How fast can the network go? What is the actual usable capacity of a particular network link? You can get a very good estimate of your throughput capacity by flooding the link with traffic and measuring how long it takes to transfer the data. While there are web pages available that will perform a “speed test” in your browser (such as www.dslreports.com/stest), these tests are increasingly inaccurate as you get further from the testing source. Even worse, they do not allow you to test the speed of a particular link, but only the speed of your link to the Internet. Here are two tools that will allow you to perform throughput testing on your own networks.

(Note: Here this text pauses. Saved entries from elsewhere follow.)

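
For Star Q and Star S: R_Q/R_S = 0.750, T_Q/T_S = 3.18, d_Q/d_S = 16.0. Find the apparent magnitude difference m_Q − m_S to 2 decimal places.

1.62

L_Q/L_S = (0.750)²(3.18)⁴ = 57.52.
F_Q/F_S = (L_Q/L_S)/(d_Q/d_S)² = 57.52/256.0 = 0.2247.
m_Q − m_S = −2.5 log₁₀(0.2247) = 1.62.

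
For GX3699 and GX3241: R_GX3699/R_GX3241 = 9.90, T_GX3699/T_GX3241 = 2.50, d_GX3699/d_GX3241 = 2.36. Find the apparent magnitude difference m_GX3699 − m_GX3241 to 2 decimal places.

L_GX3699/L_GX3241 = (9.90)²(2.50)⁴ = 3829.
F_GX3699/F_GX3241 = (L_GX3699/L_GX3241)/(d_GX3699/d_GX3241)² = 3829/5.570 = 687.4.
m_GX3699 − m_GX3241 = −2.5 log₁₀(687.4) = -7.09.

-7.09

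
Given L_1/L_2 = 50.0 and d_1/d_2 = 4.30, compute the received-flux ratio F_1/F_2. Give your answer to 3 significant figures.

2.70

F = L/(4πd²), so F_1/F_2 = (L_1/L_2) / (d_1/d_2)²
= 50.0 / (4.30)² = 50.0 / 18.49 = 2.704.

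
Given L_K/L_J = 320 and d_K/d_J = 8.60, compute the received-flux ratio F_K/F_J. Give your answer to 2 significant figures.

F = L/(4πd²), so F_K/F_J = (L_K/L_J) / (d_K/d_J)²
= 320 / (8.60)² = 320 / 73.96 = 4.327.

4.3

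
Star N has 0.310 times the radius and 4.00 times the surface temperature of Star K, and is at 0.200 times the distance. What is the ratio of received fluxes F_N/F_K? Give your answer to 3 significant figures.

615

L_N/L_K = (R_N/R_K)²(T_N/T_K)⁴ = (0.310)² × (4.00)⁴ = 24.60.
F_N/F_K = (L_N/L_K)/(d_N/d_K)² = 24.60 / (0.200)² = 615.0.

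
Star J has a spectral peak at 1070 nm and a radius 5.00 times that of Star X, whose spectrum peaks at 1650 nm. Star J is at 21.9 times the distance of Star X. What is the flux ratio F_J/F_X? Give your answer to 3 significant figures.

Wien's law: T_J/T_X = λ_X/λ_J = 1650/1070 = 1.542.
L_J/L_X = (R_J/R_X)²(T_J/T_X)⁴ = (5.00)²(1.542)⁴ = 141.4.
F_J/F_X = (L_J/L_X)/(d_J/d_X)² = 141.4/(21.9)² = 0.2947.

0.295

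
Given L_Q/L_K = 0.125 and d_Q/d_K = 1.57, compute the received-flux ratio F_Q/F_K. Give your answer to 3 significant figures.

0.0507

F = L/(4πd²), so F_Q/F_K = (L_Q/L_K) / (d_Q/d_K)²
= 0.125 / (1.57)² = 0.125 / 2.465 = 0.05071.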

- ttcp (ftp.arl.mil/ftp/pub/ttcp/). Now a standard part of most Unix-like systems, ttcp is a simple network performance testing tool. One instance is run on either side of the link you want to test. The first node runs in receive mode, and the other transmits:
node_a$ ttcp -r -s
node_b$ ttcp -t -s node_attcp-t: buflen=8192, nbuf=2048, align=16384/0,
port=5001 tcp -> node_attcp-t: socket
ttcp-t: 16777216 bytes in 249.14 real seconds = 65.76 KB/sec +++
ttcp-t: 2048 I/O calls, msec/call = 124.57, calls/sec = 8.22
ttcp-t: 0.0user 0.2sys 4:09real 0% 0i+0d 0maxrss 0+0pf 7533+0csw
After collecting data in one direction, you should reverse the transmit and receive partners to test the link in the other direction. It can test UDP as well as TCP streams, and can alter various TCP parameters and buffer lengths to give the network a good workout. It can even use a user-supplied data stream instead of sending random data. Remember that the speed readout is in kilobytes, not kilobits. Multiply the result by 8 to find the speed in kilobits per second.

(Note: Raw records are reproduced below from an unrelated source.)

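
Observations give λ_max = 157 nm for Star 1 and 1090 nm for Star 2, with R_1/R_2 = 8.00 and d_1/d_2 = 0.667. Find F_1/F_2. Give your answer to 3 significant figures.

3.34×10^5

Wien's law: T_1/T_2 = λ_2/λ_1 = 1090/157 = 6.943.
L_1/L_2 = (R_1/R_2)²(T_1/T_2)⁴ = (8.00)²(6.943)⁴ = 1.487×10^5.
F_1/F_2 = (L_1/L_2)/(d_1/d_2)² = 1.487×10^5/(0.667)² = 3.342×10^5.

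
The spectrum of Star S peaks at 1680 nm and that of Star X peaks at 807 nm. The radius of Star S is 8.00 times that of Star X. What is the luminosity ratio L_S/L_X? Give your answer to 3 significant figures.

3.41

Wien's law gives T ∝ 1/λ_max, so T_S/T_X = λ_X/λ_S = 807/1680 = 0.4804.
Then L ∝ R²T⁴ gives L_S/L_X = (8.00)² × (0.4804)⁴ = 64.00 × 0.05324 = 3.408.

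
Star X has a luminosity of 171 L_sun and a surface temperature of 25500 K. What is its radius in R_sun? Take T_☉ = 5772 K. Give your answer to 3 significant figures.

0.670 R_sun

R/R_☉ = √(L/L_☉) / (T/T_☉)² = √(171) / (4.418)²
       = 13.08 / 19.52 = 0.6700.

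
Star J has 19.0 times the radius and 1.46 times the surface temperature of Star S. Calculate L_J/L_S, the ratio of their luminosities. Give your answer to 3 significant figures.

1.64×10^3

From the Stefan–Boltzmann law, L ∝ R²T⁴, so
L_J/L_S = (R_J/R_S)² (T_J/T_S)⁴ = (19.0)² × (1.46)⁴ = 361.0 × 4.544 = 1640.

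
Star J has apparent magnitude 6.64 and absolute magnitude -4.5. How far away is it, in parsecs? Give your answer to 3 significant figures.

m − M = 5 log₁₀(d/10 pc)
6.64 − (-4.5) = 11.14 = 5 log₁₀(d/10)
d = 10 × 10^(11.14/5) = 10 × 10^2.228 = 1690 pc.

1.69×10^3 pc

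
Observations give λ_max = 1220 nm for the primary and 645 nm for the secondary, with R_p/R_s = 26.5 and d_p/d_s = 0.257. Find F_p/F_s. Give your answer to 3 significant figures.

831

Wien's law: T_p/T_s = λ_s/λ_p = 645/1220 = 0.5287.
L_p/L_s = (R_p/R_s)²(T_p/T_s)⁴ = (26.5)²(0.5287)⁴ = 54.86.
F_p/F_s = (L_p/L_s)/(d_p/d_s)² = 54.86/(0.257)² = 830.7.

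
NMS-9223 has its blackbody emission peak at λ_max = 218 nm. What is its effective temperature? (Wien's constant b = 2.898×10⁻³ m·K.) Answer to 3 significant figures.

T = b/λ_max = 2.898×10⁻³ / (218×10⁻⁹) = 1.329×10^4 K.

1.33×10^4 K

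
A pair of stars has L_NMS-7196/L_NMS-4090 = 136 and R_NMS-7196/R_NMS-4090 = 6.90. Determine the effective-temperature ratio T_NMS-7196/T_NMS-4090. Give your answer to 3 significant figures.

1.30

L ∝ R²T⁴ gives T ∝ (L/R²)^(1/4), so
T_NMS-7196/T_NMS-4090 = (136 / 6.90²)^(1/4) = (2.857)^(1/4) = 1.300.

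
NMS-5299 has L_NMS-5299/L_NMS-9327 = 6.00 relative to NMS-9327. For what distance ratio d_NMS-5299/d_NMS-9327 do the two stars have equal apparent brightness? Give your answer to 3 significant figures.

2.45

Equal flux requires L_NMS-5299/d_NMS-5299² = L_NMS-9327/d_NMS-9327², so d_NMS-5299/d_NMS-9327 = √(L_NMS-5299/L_NMS-9327)
= √(6.00) = 2.449.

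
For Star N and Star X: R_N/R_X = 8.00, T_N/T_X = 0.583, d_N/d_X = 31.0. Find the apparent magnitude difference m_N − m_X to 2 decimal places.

5.28

L_N/L_X = (8.00)²(0.583)⁴ = 7.394.
F_N/F_X = (L_N/L_X)/(d_N/d_X)² = 7.394/961.0 = 0.007694.
m_N − m_X = −2.5 log₁₀(0.007694) = 5.28.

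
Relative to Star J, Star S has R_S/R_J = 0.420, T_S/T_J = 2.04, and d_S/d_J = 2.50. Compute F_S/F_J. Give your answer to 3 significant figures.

0.489

L_S/L_J = (R_S/R_J)²(T_S/T_J)⁴ = (0.420)² × (2.04)⁴ = 3.055.
F_S/F_J = (L_S/L_J)/(d_S/d_J)² = 3.055 / (2.50)² = 0.4888.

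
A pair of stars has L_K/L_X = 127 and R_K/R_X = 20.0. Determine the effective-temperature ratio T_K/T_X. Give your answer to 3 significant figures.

0.751

L ∝ R²T⁴ gives T ∝ (L/R²)^(1/4), so
T_K/T_X = (127 / 20.0²)^(1/4) = (0.3175)^(1/4) = 0.7506.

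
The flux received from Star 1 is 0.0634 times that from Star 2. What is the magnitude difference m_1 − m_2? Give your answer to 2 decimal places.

2.99

m_1 − m_2 = −2.5 log₁₀(F_1/F_2) = −2.5 log₁₀(0.0634) = −2.5 × (-1.198) = 2.995.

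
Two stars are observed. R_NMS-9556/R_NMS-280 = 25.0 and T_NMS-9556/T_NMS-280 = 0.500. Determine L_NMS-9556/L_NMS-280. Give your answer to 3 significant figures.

39.1

From the Stefan–Boltzmann law, L ∝ R²T⁴, so
L_NMS-9556/L_NMS-280 = (R_NMS-9556/R_NMS-280)² (T_NMS-9556/T_NMS-280)⁴ = (25.0)² × (0.500)⁴ = 625.0 × 0.06250 = 39.06.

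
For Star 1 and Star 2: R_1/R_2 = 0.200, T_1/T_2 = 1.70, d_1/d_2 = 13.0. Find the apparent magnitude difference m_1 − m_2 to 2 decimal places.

6.76

L_1/L_2 = (0.200)²(1.70)⁴ = 0.3341.
F_1/F_2 = (L_1/L_2)/(d_1/d_2)² = 0.3341/169.0 = 0.001977.
m_1 − m_2 = −2.5 log₁₀(0.001977) = 6.76.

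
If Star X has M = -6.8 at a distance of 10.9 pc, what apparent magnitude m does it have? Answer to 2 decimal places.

-6.61

m = M + 5 log₁₀(d/10 pc) = -6.8 + 5 log₁₀(10.9/10)
  = -6.8 + 5 × 0.037 = -6.8 + 0.19 = -6.61.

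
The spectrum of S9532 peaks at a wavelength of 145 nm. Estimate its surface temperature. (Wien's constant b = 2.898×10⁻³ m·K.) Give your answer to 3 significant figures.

T = b/λ_max = 2.898×10⁻³ / (145×10⁻⁹) = 1.999×10^4 K.

2.00×10^4 K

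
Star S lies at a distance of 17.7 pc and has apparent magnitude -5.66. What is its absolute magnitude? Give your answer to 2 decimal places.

-6.90

M = m − 5 log₁₀(d/10 pc) = -5.66 − 5 log₁₀(17.7/10)
  = -5.66 − 5 × 0.248 = -5.66 − 1.24 = -6.90.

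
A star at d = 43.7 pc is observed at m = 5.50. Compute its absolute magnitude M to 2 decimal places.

M = m − 5 log₁₀(d/10 pc) = 5.50 − 5 log₁₀(43.7/10)
  = 5.50 − 5 × 0.640 = 5.50 − 3.20 = 2.30.

2.30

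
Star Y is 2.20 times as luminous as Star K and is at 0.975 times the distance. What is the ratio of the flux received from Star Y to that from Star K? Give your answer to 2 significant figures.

F = L/(4πd²), so F_Y/F_K = (L_Y/L_K) / (d_Y/d_K)²
= 2.20 / (0.975)² = 2.20 / 0.9506 = 2.314.

2.3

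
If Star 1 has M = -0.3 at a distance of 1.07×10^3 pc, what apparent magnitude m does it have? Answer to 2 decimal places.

m = M + 5 log₁₀(d/10 pc) = -0.3 + 5 log₁₀(1.07×10^3/10)
  = -0.3 + 5 × 2.029 = -0.3 + 10.15 = 9.85.

9.85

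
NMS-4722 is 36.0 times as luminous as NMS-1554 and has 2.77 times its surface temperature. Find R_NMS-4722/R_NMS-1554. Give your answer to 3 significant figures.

L ∝ R²T⁴ gives R ∝ √L / T², so
R_NMS-4722/R_NMS-1554 = √(36.0) / (2.77)² = 6.000 / 7.673 = 0.7820.

0.782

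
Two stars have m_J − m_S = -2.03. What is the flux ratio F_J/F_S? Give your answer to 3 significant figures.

6.49

F_J/F_S = 10^(−(m_J − m_S)/2.5) = 10^(2.03/2.5) = 10^0.812 = 6.486.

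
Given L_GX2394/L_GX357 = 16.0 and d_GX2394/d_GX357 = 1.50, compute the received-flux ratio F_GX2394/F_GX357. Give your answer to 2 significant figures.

F = L/(4πd²), so F_GX2394/F_GX357 = (L_GX2394/L_GX357) / (d_GX2394/d_GX357)²
= 16.0 / (1.50)² = 16.0 / 2.250 = 7.111.

7.1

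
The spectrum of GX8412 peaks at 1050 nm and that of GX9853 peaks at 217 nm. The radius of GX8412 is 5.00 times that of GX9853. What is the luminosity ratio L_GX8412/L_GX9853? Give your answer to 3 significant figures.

Wien's law gives T ∝ 1/λ_max, so T_GX8412/T_GX9853 = λ_GX9853/λ_GX8412 = 217/1050 = 0.2067.
Then L ∝ R²T⁴ gives L_GX8412/L_GX9853 = (5.00)² × (0.2067)⁴ = 25.00 × 0.001824 = 0.04561.

0.0456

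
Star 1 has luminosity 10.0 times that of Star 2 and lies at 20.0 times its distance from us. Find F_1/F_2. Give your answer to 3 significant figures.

0.0250

F = L/(4πd²), so F_1/F_2 = (L_1/L_2) / (d_1/d_2)²
= 10.0 / (20.0)² = 10.0 / 400.0 = 0.02500.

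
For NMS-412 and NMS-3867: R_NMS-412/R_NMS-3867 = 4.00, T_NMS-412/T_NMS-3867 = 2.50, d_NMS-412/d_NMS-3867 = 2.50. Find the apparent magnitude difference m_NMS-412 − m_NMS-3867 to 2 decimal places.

L_NMS-412/L_NMS-3867 = (4.00)²(2.50)⁴ = 625.0.
F_NMS-412/F_NMS-3867 = (L_NMS-412/L_NMS-3867)/(d_NMS-412/d_NMS-3867)² = 625.0/6.250 = 100.0.
m_NMS-412 − m_NMS-3867 = −2.5 log₁₀(100.0) = -5.00.

-5.00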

The only real disadvantage to ttcp is that it hasn't been developed in years. Fortunately, the code has been released in the public domain and is freely available. Like ping and traceroute, ttcp is found as a standard tool on many systems.

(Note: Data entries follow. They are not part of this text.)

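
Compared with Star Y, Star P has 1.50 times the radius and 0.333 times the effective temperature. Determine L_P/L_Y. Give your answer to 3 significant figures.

0.0277

From the Stefan–Boltzmann law, L ∝ R²T⁴, so
L_P/L_Y = (R_P/R_Y)² (T_P/T_Y)⁴ = (1.50)² × (0.333)⁴ = 2.250 × 0.01230 = 0.02767.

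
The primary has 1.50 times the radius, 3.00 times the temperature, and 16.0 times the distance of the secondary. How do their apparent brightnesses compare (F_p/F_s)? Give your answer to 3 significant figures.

L_p/L_s = (R_p/R_s)²(T_p/T_s)⁴ = (1.50)² × (3.00)⁴ = 182.2.
F_p/F_s = (L_p/L_s)/(d_p/d_s)² = 182.2 / (16.0)² = 0.7119.

0.712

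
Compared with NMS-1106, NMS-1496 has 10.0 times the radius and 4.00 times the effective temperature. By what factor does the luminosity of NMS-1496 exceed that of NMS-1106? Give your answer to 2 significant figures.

From the Stefan–Boltzmann law, L ∝ R²T⁴, so
L_NMS-1496/L_NMS-1106 = (R_NMS-1496/R_NMS-1106)² (T_NMS-1496/T_NMS-1106)⁴ = (10.0)² × (4.00)⁴ = 100.0 × 256.0 = 2.560×10^4.

2.6×10^4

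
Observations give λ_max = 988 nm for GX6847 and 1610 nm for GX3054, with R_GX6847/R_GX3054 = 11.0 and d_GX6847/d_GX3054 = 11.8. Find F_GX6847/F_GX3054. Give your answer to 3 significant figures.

6.13

Wien's law: T_GX6847/T_GX3054 = λ_GX3054/λ_GX6847 = 1610/988 = 1.630.
L_GX6847/L_GX3054 = (R_GX6847/R_GX3054)²(T_GX6847/T_GX3054)⁴ = (11.0)²(1.630)⁴ = 853.2.
F_GX6847/F_GX3054 = (L_GX6847/L_GX3054)/(d_GX6847/d_GX3054)² = 853.2/(11.8)² = 6.128.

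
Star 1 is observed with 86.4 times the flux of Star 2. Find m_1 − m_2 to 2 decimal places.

-4.84

m_1 − m_2 = −2.5 log₁₀(F_1/F_2) = −2.5 log₁₀(86.4) = −2.5 × (1.937) = -4.841.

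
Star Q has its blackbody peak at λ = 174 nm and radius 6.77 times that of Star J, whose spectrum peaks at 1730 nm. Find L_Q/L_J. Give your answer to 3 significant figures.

4.48×10^5

Wien's law gives T ∝ 1/λ_max, so T_Q/T_J = λ_J/λ_Q = 1730/174 = 9.943.
Then L ∝ R²T⁴ gives L_Q/L_J = (6.77)² × (9.943)⁴ = 45.83 × 9772 = 4.479×10^5.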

- iperf (dast.nlanr.net/Projects/Iperf/). Much like ttcp, iperf is a commandline tool for estimating the throughput of a network connection. It supports many of the same features as ttcp, but uses a “client” and “server” model instead of a “receive” and “transmit” pair. To run iperf, launch a server on one side and a client on the other:
node_a$ iperf -s
node_b$ iperf -c node_a
Client connecting to node_a, TCP port 5001
TCP window size: 16.0 KByte (default)
[ 5] local 10.15.6.1 port 1212 connected with 10.15.6.23 port 5001
[ ID] Interval Transfer Bandwidth
[ 5] 0.0-11.3 sec 768 KBytes 558 Kbits/sec
The server side will continue to listen and accept client connections on port 5001 until you hit control-C to kill it. This can make it handy when running multiple test runs from a variety of locations.
The biggest difference between ttcp and iperf is that iperf is under active development, and has many new features (including IPv6 support). This makes it a good choice as a performance tool when building new networks.